His first appointment was that of physician to the amir, who owed him his recovery from a dangerous illness (997). Avicenna's chief reward for this service was access to the royal library of the Samanids (q.v.), well-known patrons of scholarship and scholars. When the library was destroyed by fire not long after, the enemies of Avicenna accused him of burning it, in order for ever to conceal the sources of his knowledge. Meanwhile, he assisted his father in his financial labours, but still found time to write some of his earliest works.

At the age of twenty-two Avicenna lost his father. The Samanid dynasty came to its end in December 1004. Avicenna seems to have declined the offers of Mahmūd the Ghaznevid, and proceeded westwards to Urjensh in the modern Khiva, where the vizier, regarded as a friend of scholars, gave him a small monthly stipend. But the pay was small, and Avicenna wandered from place to place through the districts of Nishapur and Merv to the borders of Khorasan, seeking an opening for his talents. Shams al-Ma‛ālī Qābūs, the generous ruler of Dailam, himself a poet and a scholar, with whom he had expected to find an asylum, was about that date (1012) starved to death by his own revolted soldiery. Avicenna himself was at this season stricken down by a severe illness. Finally, at Jorjān, near the Caspian, he met with a friend, who bought near his own house a dwelling in which Avicenna lectured on logic and astronomy. For this patron several of his treatises were written; and the commencement of his Canon of Medicine also dates from his stay in Hyrcania.

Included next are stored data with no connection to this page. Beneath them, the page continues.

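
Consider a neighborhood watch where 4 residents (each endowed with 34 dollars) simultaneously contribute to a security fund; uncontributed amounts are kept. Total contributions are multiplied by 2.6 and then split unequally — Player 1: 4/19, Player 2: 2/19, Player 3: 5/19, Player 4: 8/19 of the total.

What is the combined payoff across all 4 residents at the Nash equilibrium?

Player j's private return per contributed unit is 2.6 × (j's share). Contributing is weakly dominant for j when that share is at least 1/2.6 = 0.3846, and contributing 0 is dominant otherwise.
Only Player 4 (8/19) clears that bar, contributing 34; the remaining 3 contribute 0. Total contributed: 34.
The security fund pays out 2.6 × 34 = 88.40 in total (split across the unequal shares, but the aggregate is all that matters for the group sum).
The 3 free-riders keep 34 each, adding 102. Group total = 102 + 88.40 = 190.40.

190.40 dollars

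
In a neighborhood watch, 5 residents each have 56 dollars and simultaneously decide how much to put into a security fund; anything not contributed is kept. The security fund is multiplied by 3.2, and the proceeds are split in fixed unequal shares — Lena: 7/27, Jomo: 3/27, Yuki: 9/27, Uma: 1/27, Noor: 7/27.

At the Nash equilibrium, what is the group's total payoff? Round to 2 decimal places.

For player j, contributing a unit is worthwhile iff 3.2 × (j's share) ≥ 1, i.e. iff j's share is at least 0.3125.
Yuki alone (share 9/27) is above the threshold, contributing 56; the remaining 4 contribute 0. Total contributed: 56.
The security fund pays out 3.2 × 56 = 179.20 in total (split across the unequal shares, but the aggregate is all that matters for the group sum).
The 4 free-riders keep 56 each, adding 224. Group total = 224 + 179.20 = 403.20.

403.20 dollars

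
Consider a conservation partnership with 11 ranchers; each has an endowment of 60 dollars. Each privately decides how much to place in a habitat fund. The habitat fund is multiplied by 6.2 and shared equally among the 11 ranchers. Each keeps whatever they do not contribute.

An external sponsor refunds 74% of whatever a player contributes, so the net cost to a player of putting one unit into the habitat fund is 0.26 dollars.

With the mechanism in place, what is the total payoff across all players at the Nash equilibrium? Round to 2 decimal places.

With the mechanism, a contributed unit returns (6.2/11) / 0.26 = 2.1678 per unit of net cost to the contributor — now above 1 — so contributing fully is weakly dominant for every player.
At the Nash equilibrium everyone contributes 60. Group total payoff = 11 × (60 × 0.74 + 6.2 × 60) = 4580.40.

4580.40 dollars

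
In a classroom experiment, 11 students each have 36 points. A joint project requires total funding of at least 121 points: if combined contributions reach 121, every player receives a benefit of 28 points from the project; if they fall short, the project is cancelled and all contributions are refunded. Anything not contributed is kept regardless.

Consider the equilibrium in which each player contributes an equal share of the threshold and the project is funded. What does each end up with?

53 points

Equal share of the threshold: 121/11 = 11.
At this profile no one gains by cutting their contribution: any cut drops the total below 121, the project is cancelled, contributions are refunded, and the deviator ends with 36, which is less than 36 − 11 + 28 = 53. Contributing more than 11 just wastes the excess. So contributing exactly 11 is a best response.
Each player's payoff: 36 − 11 + 28 = 53.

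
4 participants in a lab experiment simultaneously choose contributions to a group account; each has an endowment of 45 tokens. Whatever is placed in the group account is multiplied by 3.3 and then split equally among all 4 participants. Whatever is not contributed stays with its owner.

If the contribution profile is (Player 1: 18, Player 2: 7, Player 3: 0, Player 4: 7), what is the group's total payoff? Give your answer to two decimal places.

Total contributed: 18 + 7 + 0 + 7 = 32; total kept: 4 × 45 − 32 = 148.
The group account pays out 3.3 × 32 = 105.60 in aggregate.
Group total = 148 + 105.60 = 253.60.

253.60 tokens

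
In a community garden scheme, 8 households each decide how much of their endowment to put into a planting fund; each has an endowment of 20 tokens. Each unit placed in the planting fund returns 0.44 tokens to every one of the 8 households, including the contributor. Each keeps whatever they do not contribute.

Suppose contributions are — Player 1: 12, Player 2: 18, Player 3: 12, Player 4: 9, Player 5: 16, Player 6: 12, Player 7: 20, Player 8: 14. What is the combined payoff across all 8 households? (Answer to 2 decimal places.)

444.76 tokens

Total contributed: 12 + 18 + 12 + 9 + 16 + 12 + 20 + 14 = 113; total kept: 8 × 20 − 113 = 47.
The planting fund pays out 0.44 × 8 × 113 = 397.76 in aggregate.
Group total = 47 + 397.76 = 444.76.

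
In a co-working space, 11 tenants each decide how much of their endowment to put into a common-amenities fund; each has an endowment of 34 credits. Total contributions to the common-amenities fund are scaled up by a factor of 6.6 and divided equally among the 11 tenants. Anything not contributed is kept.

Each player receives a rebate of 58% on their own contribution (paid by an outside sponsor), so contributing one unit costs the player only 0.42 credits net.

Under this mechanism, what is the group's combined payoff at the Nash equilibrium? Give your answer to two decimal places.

2685.32 credits

With the mechanism, a contributed unit returns (6.6/11) / 0.42 = 1.4286 per unit of net cost to the contributor — now above 1 — so contributing fully is weakly dominant for every player.
So the Nash equilibrium is full contribution by all 11; the group earns 11 × (34 × 0.58 + 6.6 × 34) = 2685.32.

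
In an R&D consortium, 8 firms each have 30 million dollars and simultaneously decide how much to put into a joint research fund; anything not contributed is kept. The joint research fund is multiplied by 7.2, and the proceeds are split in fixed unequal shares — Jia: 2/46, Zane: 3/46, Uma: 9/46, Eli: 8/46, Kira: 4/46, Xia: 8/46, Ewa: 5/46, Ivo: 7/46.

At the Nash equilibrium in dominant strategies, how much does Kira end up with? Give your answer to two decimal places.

Player j's private return per contributed unit is 7.2 × (j's share). Contributing is weakly dominant for j when that share is at least 1/7.2 = 0.1389, and contributing 0 is dominant otherwise.
Uma, Eli, Xia and Ivo are above the threshold, contributing 30 each; the remaining 4 contribute 0. Total contributed: 120.
Kira keeps 30 and receives 7.2 × 120 × 4/46 = 75.13 from the joint research fund, for a payoff of 105.13.

105.13 million dollars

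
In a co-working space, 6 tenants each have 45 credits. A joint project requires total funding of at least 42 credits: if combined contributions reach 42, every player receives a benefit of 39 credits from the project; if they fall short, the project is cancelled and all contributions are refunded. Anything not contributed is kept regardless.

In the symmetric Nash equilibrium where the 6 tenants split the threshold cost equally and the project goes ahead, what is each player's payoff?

77 credits

Equal share of the threshold: 42/6 = 7.
At this profile no one gains by cutting their contribution: any cut drops the total below 42, the project is cancelled, contributions are refunded, and the deviator ends with 45, which is less than 45 − 7 + 39 = 77. Contributing more than 7 just wastes the excess. So contributing exactly 7 is a best response.
Each player's payoff: 45 − 7 + 39 = 77.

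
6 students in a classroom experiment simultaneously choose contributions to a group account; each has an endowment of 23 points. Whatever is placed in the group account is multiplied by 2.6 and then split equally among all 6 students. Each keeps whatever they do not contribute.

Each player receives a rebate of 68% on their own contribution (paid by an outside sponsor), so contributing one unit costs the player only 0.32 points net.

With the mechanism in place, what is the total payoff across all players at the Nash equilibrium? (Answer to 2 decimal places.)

452.64 points

With the mechanism, a contributed unit returns (2.6/6) / 0.32 = 1.3542 per unit of net cost to the contributor — now above 1 — so contributing fully is weakly dominant for every player.
So the Nash equilibrium is full contribution by all 6; the group earns 6 × (23 × 0.68 + 2.6 × 23) = 452.64.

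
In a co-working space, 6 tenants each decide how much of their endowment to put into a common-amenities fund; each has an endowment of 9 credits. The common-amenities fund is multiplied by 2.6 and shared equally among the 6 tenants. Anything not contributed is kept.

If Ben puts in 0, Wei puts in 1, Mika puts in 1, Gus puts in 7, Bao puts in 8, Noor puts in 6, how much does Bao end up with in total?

10.97 credits

Total contributed: 0 + 1 + 1 + 7 + 8 + 6 = 23.
Each receives 2.6 × 23 / 6 = 9.97 from the common-amenities fund.
Bao keeps 9 − 8 = 1, so Bao's payoff is 1 + 9.97 = 10.97.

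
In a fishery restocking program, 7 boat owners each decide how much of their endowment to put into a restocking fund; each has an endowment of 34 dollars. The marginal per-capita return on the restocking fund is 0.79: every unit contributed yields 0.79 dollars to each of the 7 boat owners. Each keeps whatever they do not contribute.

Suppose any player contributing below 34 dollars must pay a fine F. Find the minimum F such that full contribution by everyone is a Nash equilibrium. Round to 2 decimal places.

7.14 dollars

Given the others contribute fully, the best deviation is to contribute 0 (any partial contribution still incurs the fine and gives up units whose private return 0.79 is below 1).
Deviating from 34 to 0 saves 34 dollars but forfeits the deviator's share of the drop in the restocking fund: 0.79 × 34 = 26.86.
So the deviation gain is 34 − 26.86 = 7.14, and the fine must be at least 7.14 dollars to wipe it out.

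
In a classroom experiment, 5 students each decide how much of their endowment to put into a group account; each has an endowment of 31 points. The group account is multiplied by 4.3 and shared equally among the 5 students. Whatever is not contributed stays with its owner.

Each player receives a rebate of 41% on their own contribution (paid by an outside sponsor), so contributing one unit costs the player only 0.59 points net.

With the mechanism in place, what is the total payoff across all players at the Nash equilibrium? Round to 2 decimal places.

730.05 points

Under the mechanism each unit contributed yields (4.3/5) / 0.59 = 1.4576 back to its contributor per unit of net cost, which exceeds 1, making full contribution the dominant choice for everyone.
So the Nash equilibrium is full contribution by all 5; the group earns 5 × (31 × 0.41 + 4.3 × 31) = 730.05.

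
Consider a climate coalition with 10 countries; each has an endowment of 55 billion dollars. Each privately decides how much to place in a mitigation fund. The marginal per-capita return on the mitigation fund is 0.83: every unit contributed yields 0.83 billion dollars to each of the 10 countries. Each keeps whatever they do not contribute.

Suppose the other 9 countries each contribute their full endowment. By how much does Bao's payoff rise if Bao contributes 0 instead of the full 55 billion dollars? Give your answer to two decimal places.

Switching from a contribution of 55 to 0 lets Bao keep an extra 55 billion dollars, but lowers the mitigation fund by 55, which costs Bao their own share of that drop: 0.83 × 55 = 45.65.
Net gain = 55 − 45.65 = 9.35. The private return per contributed unit (0.83) is below 1, so free-riding is indeed the best response regardless of what the others do.

9.35 billion dollars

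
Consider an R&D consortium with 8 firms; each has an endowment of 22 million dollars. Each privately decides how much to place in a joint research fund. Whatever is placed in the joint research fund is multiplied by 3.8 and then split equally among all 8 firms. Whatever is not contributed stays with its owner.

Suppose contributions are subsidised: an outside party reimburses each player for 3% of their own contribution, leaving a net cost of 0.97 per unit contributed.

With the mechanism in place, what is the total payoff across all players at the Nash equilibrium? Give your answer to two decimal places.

With the mechanism, a contributed unit returns (3.8/8) / 0.97 = 0.4897 per unit of net cost — still below 1 — so contributing 0 remains dominant for every player.
At the Nash equilibrium no one contributes; group total payoff = 8 × 22 = 176.

176.00 million dollars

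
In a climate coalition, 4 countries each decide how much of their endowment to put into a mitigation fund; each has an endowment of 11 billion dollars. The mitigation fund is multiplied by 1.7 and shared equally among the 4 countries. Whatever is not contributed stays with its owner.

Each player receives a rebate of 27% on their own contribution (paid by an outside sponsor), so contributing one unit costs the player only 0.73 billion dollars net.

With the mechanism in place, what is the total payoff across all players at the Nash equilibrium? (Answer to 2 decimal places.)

With the mechanism, a contributed unit returns (1.7/4) / 0.73 = 0.5822 per unit of net cost — still below 1 — so contributing 0 remains dominant for every player.
Everyone keeps their endowment and the group total is 4 × 11 = 44.

44.00 billion dollars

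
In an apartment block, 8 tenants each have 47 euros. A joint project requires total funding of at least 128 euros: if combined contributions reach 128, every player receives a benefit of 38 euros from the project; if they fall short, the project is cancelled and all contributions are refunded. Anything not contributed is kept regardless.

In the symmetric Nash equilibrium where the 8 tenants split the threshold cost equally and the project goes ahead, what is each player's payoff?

Equal share of the threshold: 128/8 = 16.
At this profile no one gains by cutting their contribution: any cut drops the total below 128, the project is cancelled, contributions are refunded, and the deviator ends with 47, which is less than 47 − 16 + 38 = 69. Contributing more than 16 just wastes the excess. So contributing exactly 16 is a best response.
Each player's payoff: 47 − 16 + 38 = 69.

69 euros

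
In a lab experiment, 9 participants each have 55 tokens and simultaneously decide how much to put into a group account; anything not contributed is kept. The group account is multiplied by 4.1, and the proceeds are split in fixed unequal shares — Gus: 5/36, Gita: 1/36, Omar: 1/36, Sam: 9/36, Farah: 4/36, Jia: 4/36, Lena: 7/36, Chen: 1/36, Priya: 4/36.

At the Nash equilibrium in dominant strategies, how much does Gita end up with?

A player with share s gets back 4.1·s per unit contributed, so full contribution is dominant for anyone with s > 1/4.1 = 0.2439 and zero contribution is dominant for anyone below.
Sam alone (share 9/36) is above the threshold, contributing 55; the remaining 8 contribute 0. Total contributed: 55.
Gita keeps 55 and receives 4.1 × 55 × 1/36 = 6.26 from the group account, for a payoff of 61.26.

61.26 tokens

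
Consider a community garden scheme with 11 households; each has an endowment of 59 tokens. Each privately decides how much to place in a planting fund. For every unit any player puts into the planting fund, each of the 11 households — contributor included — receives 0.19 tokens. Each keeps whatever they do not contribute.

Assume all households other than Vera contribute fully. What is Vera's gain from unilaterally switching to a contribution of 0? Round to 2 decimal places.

Switching from a contribution of 59 to 0 lets Vera keep an extra 59 tokens, but lowers the planting fund by 59, which costs Vera their own share of that drop: 0.19 × 59 = 11.21.
Net gain = 59 − 11.21 = 47.79. The private return per contributed unit (0.19) is below 1, so free-riding is indeed the best response regardless of what the others do.

47.79 tokens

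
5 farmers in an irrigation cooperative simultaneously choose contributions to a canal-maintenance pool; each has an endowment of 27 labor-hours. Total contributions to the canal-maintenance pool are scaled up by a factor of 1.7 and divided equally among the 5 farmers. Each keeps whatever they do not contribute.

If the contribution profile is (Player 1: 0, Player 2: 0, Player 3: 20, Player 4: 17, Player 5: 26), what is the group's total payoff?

179.10 labor-hours

Total contributed: 0 + 0 + 20 + 17 + 26 = 63; total kept: 5 × 27 − 63 = 72.
The canal-maintenance pool pays out 1.7 × 63 = 107.10 in aggregate.
Group total = 72 + 107.10 = 179.10.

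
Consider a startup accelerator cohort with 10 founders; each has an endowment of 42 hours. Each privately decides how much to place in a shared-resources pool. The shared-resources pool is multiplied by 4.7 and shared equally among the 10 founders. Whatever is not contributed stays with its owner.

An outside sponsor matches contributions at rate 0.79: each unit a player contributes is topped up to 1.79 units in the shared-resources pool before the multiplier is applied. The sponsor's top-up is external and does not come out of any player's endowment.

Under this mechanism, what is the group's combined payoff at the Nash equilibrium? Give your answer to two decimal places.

420.00 hours

Even with the mechanism, each unit contributed returns only 4.7 × 1.79 / 10 = 0.8413 per unit of net cost, so contributing nothing is still dominant.
Everyone keeps their endowment and the group total is 10 × 42 = 420.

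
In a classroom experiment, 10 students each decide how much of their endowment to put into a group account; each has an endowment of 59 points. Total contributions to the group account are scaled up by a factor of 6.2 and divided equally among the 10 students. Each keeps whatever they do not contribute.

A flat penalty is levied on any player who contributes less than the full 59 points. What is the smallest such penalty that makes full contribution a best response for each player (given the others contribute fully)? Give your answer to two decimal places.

22.42 points

Given the others contribute fully, the best deviation is to contribute 0 (any partial contribution still incurs the fine and gives up units whose private return 0.6200 is below 1).
Deviating from 59 to 0 saves 59 points but forfeits the deviator's share of the drop in the group account: 6.2/10 × 59 = 36.58.
So the deviation gain is 59 − 36.58 = 22.42, and the fine must be at least 22.42 points to wipe it out.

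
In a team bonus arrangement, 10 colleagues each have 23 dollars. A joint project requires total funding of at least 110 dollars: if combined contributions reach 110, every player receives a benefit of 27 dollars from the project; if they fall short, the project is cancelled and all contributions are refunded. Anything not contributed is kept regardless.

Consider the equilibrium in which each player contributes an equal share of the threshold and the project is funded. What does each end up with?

39 dollars

Equal share of the threshold: 110/10 = 11.
At this profile no one gains by cutting their contribution: any cut drops the total below 110, the project is cancelled, contributions are refunded, and the deviator ends with 23, which is less than 23 − 11 + 27 = 39. Contributing more than 11 just wastes the excess. So contributing exactly 11 is a best response.
Each player's payoff: 23 − 11 + 27 = 39.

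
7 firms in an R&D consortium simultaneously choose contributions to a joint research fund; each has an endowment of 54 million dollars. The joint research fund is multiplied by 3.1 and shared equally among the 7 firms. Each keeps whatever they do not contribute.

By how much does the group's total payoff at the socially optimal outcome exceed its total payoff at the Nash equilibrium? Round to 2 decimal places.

793.80 million dollars

Each contributed unit returns 3.1/7 = 0.4429 to its contributor — below 1 — so contributing 0 is dominant for every player. At the Nash equilibrium everyone keeps their 54, and the group total is 7 × 54 = 378.
Each contributed unit returns 3.100 to the group as a whole (0.4429 to each of 7 players), which exceeds 1, so the social optimum is full contribution: group total = 3.100 × 378 = 1171.80.
Efficiency loss = 1171.80 − 378 = 793.80.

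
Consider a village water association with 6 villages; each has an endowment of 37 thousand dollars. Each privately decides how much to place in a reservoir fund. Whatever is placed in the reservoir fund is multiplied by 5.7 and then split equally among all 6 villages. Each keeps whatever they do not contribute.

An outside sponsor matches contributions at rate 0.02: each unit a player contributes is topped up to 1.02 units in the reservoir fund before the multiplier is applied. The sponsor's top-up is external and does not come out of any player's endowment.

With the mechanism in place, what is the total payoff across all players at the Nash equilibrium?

222.00 thousand dollars

With the mechanism, a contributed unit returns 5.7 × 1.02 / 6 = 0.9690 per unit of net cost — still below 1 — so contributing 0 remains dominant for every player.
Everyone keeps their endowment and the group total is 6 × 37 = 222.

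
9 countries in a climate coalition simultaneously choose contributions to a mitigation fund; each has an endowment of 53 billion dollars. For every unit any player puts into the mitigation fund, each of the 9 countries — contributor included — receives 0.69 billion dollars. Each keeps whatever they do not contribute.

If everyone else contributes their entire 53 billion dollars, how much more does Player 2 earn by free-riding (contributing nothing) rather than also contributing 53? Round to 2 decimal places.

16.43 billion dollars

Switching from a contribution of 53 to 0 lets Player 2 keep an extra 53 billion dollars, but lowers the mitigation fund by 53, which costs Player 2 their own share of that drop: 0.69 × 53 = 36.57.
Net gain = 53 − 36.57 = 16.43. The private return per contributed unit (0.69) is below 1, so free-riding is indeed the best response regardless of what the others do.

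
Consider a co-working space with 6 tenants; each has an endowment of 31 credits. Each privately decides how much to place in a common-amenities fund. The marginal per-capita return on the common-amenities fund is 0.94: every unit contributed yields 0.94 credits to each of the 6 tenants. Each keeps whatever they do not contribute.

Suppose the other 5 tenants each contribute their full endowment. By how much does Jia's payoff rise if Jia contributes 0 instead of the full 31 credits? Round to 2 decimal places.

Switching from a contribution of 31 to 0 lets Jia keep an extra 31 credits, but lowers the common-amenities fund by 31, which costs Jia their own share of that drop: 0.94 × 31 = 29.14.
Net gain = 31 − 29.14 = 1.86. The private return per contributed unit (0.94) is below 1, so free-riding is indeed the best response regardless of what the others do.

1.86 credits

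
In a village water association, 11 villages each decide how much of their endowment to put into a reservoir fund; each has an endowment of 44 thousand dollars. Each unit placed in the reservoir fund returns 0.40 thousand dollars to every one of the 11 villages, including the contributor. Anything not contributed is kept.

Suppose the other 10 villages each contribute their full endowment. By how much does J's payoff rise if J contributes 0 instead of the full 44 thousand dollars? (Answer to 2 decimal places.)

Switching from a contribution of 44 to 0 lets J keep an extra 44 thousand dollars, but lowers the reservoir fund by 44, which costs J their own share of that drop: 0.40 × 44 = 17.60.
Net gain = 44 − 17.60 = 26.40. The private return per contributed unit (0.40) is below 1, so free-riding is indeed the best response regardless of what the others do.

26.40 thousand dollars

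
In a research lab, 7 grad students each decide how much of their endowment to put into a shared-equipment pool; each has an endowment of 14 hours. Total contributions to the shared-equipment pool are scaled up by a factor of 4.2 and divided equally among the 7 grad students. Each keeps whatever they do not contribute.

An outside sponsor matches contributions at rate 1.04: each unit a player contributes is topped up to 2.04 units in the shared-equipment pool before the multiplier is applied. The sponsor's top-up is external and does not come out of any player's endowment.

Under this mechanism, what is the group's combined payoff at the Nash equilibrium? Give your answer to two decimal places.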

He subsequently settled at Rai, in the vicinity of the modern Teheran, where a son of the last amir, Majd Addaula, was nominal ruler, under the regency of his mother. At Rai about thirty of his shorter works are said to have been composed. But the constant feuds which raged between the regent and her second son, Shams Addaula, compelled the scholar to quit the place, and after a brief sojourn at Kazwīn, he passed southwards to Hamadān, where that prince had established himself. At first he entered into the service of a high-born lady; but ere long the amir, hearing of his arrival, called him in as medical attendant, and sent him back with presents to his dwelling. Avicenna was even raised to the office of vizier; but the turbulent soldiery, composed of Kurds and Turks, mutinied against their nominal sovereign, and demanded that the new vizier should be put to death. Shams Addaula consented that he should be banished from the country. Avicenna, however, remained hidden for forty days in a sheik's house, till a fresh attack of illness induced the amir to restore him to his post. Even during this perturbed time he prosecuted his studies and teaching.

Every evening extracts from his great works, the Canon and the Sanatio, were dictated and explained to his pupils; among whom, when the lesson was over, he spent the rest of the night in festive enjoyment with a band of singers and players. On the death of the amir Avicenna ceased to be vizier, and hid himself in the house of an apothecary, where, with intense assiduity, he continued the composition of his works. Meanwhile, he had written to Abu Ya‛far, the prefect of Isfahan, offering his services; but the new amir of Hamadān getting to hear of this correspondence, and discovering the place of Avicenna's concealment, incarcerated him in a fortress. War meanwhile continued between the rulers of Isfahan and Hamadān; in 1024 the former captured Hamadān and its towns, and expelled the Turkish mercenaries. When the storm had passed Avicenna returned with the amir to Hamadān, and carried on his literary labours; but at length, accompanied by his brother, a favourite pupil, and two slaves, made his escape out of the city in the dress of a Sufite ascetic. After a perilous journey they reached Isfahan, and received an honourable welcome from the prince.